If speaking Hebrew was part of the joke I never knew it. The source of his humor is making shit up and gullible people who are too polite to call him out are made fools of. Very juvenile, if ask me.

Why is this in GQ?

What Borat video? You mean the movie that was in theaters recently, or what?

Moved to Cafe Society.

samclem GQ moderator

Yeah, I’ve heard that the comedy is supposed to be about drawing out the inner prejudices of people, but I saw very little of that in the film. At worst, they had people too polite to react to Borat’s bigotry. Don’t get me wrong, as a piece of fluffy juvenile comedy I liked it, but I don’t see the supposed social commentary.

I had a discussion with my brother a few years ago where he said he hated Da Ali G Show because the guy on it was such an anti-Semite. I had to explain to him that Baron Cohen is a Jew and the whole thing is a satire.

Satire is lost on a lot of people. When my bf and I saw Borat in the theatre, the guy behind us shouted, “WHAT THE FUCK?!?” every 10 minutes, and at the end of the movie, got up and said loudly, “This is the stupidest movie I ever saw. I’m getting my money back!” … and this was at the $2 theatre. So not everyone is in on the joke.

A lot of what went on in Borat was seeing how much bad behavior (including bigotry) people would tolerate or excuse because the perpetrator was a foreigner who doesn’t know our customs. Seeing how patronizing people were, with their “noble savage” attitudes, was pretty funny. Some folks were provoked into agreeing with bigoted comments, though I think this is more common on Da Ali G Show skits than in the movie.

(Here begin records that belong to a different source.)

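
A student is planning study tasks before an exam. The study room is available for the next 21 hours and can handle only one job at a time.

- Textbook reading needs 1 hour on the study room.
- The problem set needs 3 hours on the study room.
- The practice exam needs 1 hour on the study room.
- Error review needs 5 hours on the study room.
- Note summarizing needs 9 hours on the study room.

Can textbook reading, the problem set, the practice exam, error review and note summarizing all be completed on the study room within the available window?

Running back to back, the jobs need 1 + 3 + 1 + 5 + 9 = 19 hours on the study room.
Since 19 ≤ 21, they fit within the window.

Yes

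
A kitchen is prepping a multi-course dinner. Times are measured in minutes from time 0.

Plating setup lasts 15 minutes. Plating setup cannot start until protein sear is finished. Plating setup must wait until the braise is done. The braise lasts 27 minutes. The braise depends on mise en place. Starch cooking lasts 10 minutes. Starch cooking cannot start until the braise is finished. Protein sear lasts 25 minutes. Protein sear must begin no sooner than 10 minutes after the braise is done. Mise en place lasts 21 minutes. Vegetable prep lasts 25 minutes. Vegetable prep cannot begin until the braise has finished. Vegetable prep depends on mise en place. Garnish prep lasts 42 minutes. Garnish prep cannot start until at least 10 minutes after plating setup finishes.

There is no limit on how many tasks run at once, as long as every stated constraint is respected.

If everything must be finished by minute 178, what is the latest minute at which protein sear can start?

86

Garnish prep must finish by minute 178; it takes 42 minutes, so it must start by 178 − 42 = minute 136.
Since garnish prep (must start by minute 136, minus 10-minute gap → minute 126) depends on it, plating setup must finish by minute 126. Backing off its 15-minute duration gives a latest start of minute 111.
Protein sear feeds into plating setup (must start by minute 111); so protein sear must finish by minute 111 and therefore start by minute 86.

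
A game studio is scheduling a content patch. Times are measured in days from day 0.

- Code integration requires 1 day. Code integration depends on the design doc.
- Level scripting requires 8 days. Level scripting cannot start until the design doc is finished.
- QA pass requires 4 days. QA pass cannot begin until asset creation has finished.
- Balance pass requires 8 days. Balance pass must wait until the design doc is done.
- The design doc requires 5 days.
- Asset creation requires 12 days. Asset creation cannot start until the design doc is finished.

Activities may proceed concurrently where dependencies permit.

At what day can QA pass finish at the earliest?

21

The design doc can start immediately at day 0; it finishes at day 5.
Asset creation waits on the design doc (finishes day 5), so it starts at day 5 and finishes at 5 + 12 = day 17.
QA pass waits on asset creation (finishes day 17), so it starts at day 17 and finishes at 17 + 4 = day 21.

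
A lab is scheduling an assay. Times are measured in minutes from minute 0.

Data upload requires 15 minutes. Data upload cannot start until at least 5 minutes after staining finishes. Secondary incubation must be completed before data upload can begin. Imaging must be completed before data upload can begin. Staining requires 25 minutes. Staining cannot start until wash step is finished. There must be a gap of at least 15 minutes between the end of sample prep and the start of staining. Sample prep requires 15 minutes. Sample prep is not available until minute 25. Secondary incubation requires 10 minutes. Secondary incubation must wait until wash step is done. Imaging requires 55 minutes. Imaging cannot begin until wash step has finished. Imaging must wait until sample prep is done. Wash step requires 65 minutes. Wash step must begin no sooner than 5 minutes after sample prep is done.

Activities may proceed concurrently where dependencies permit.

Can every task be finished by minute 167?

Sample prep waits on its own release at minute 25, so it starts at minute 25 and finishes at 25 + 15 = minute 40.
Wash step cannot begin until sample prep (finishes minute 40, plus 5-minute gap → minute 45). It runs from minute 45 to 45 + 65 = minute 110.
Imaging has to wait for wash step (finishes minute 110); sample prep (finishes minute 40). The latest of these is minute 110, so imaging runs minute 110 to 110 + 55 = minute 165.
Secondary incubation waits on wash step (finishes minute 110), so it starts at minute 110 and finishes at 110 + 10 = minute 120.
For staining: wash step (finishes minute 110); sample prep (finishes minute 40, plus 15-minute gap → minute 55). Taking the maximum gives a start of minute 110, and it finishes at 110 + 25 = minute 135.
Data upload needs all of staining (finishes minute 135, plus 5-minute gap → minute 140); secondary incubation (finishes minute 120); imaging (finishes minute 165). That puts its earliest start at minute 165; it finishes at 165 + 15 = minute 180.
The earliest everything can be done is minute 180, which is after the deadline of 167, so it is not possible.

No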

I don’t call that “patronizing” I just call it polite. I mean really, if a stanger starts spouting off racist statements, and we can’t be entirely sure it’s just not his poor English that’s causing hm to say shit like that- would you really confront him about it?

Basicly, most of the movie is Sacha Baron Cohen doing a cheap Jackass rip-off or making fun of various polite people. The film wasn’t even funny.

It’s not straight-up Hebrew; only about a quarter to a third of what he says in the Borat movie was Hebrew, blended with other stuff that may be Slavic languages but to me sounded like gibberish. Frequently, the Hebrew is pretty random and may or may not have anything to do with the situation the character is in.

I heard an interview with his “producer” (the big fat guy he get naked with shudders) on the radio, Ken Davitian , he is an Armenian from LA. Apparently the other language they speak is Armenian.